Außergewöhnliche Architektur
Die Behandlungszimmer im HIT sind komplett mit Holz verkleidet und man muss einen spiralförmigen Gang passieren, um zum Horizontalstrahlbehandlungsraum zu gelangen. Die besondere Bauart des Ganges ist jedoch nicht der eigenwillige Verewigungsversuch eines exaltierten Architekten, sondern dient dem Strahlenschutz. Die spiralförmigen Wände hindern die Strahlen, egal von welcher Richtung sie kommen, am Austreten. Inmitten des Behandlungszimmers befindet sich eine Liege, die an einem beweglichen Metallarm befestigt ist. Dieser kann die Liege beliebig drehen und in der Höhe verstellen, sodass der Patient ideal vor dem Ionenstrahler platziert werden kann.
Am Ende unserer Führung besichtigten wir das Herzstück des HITs, die „Gantry“. Dabei handelt es sich um eine bewegliche Strahlführungsanlage, bei der der Strahlenaustritt 360 Grad um den Patienten rotieren kann. Dieses technische Wunderwerk ist weltweit einmalig, hat eine Masse von 670 Tonnen und dient zur Behandlung von Tumoren an besonders sensiblen Stellen wie zum Beispiel zwischen den Sehnerven der Augen oder bei besonders kleinen Tumoren.
Koloss mit enormer Kraft
Auch wir waren von der „Gantry“, schon allein von ihrer gewaltigen Größe, schwer beeindruckt. Die „Gantry“ ist ein riesiger blauer Metallkoloss, der sich über drei Stockwerke erstreckt, zwei davon sind unterirdisch. Insgesamt weist die „Gantry“ damit eine Länge von 25 Metern und einen Durchmesser von 13 Metern auf. Luise Kutzner erzählte uns, dass die „Gantry“ in einer Wüste montiert wurde, weil nur an einem Ort mit einer großen freien Fläche ein solches Projekt realisiert werden konnte.

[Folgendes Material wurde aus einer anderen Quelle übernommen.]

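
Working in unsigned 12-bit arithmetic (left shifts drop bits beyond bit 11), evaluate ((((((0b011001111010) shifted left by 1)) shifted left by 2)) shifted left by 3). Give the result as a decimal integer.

0b011001111010 = 011001111010
→ shifted left by 1 (mod 2^12) → 110011110100 = 3316
→ shifted left by 2 (mod 2^12) → 001111010000 = 976
→ shifted left by 3 (mod 2^12) → 111010000000 = 3712

3712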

Dann wurde die technische Meisterleistung verschifft und mit einem Kran in das Heidelberger Therapiezentrum platziert. Aber noch heute höre man angelblich die Wüstensandkörner knirschen, wenn sich die „Gantry“ drehe, wie Luise Kutzner mit einem Schmunzeln sagte und den Rundgang durchs HIT beendete.
Wir bedanken uns bei ihr und Herrn Hoffmann für die spannende Exkursion zum HIT, bei der wir vieles über die Schwerionentherapie lernen konnten.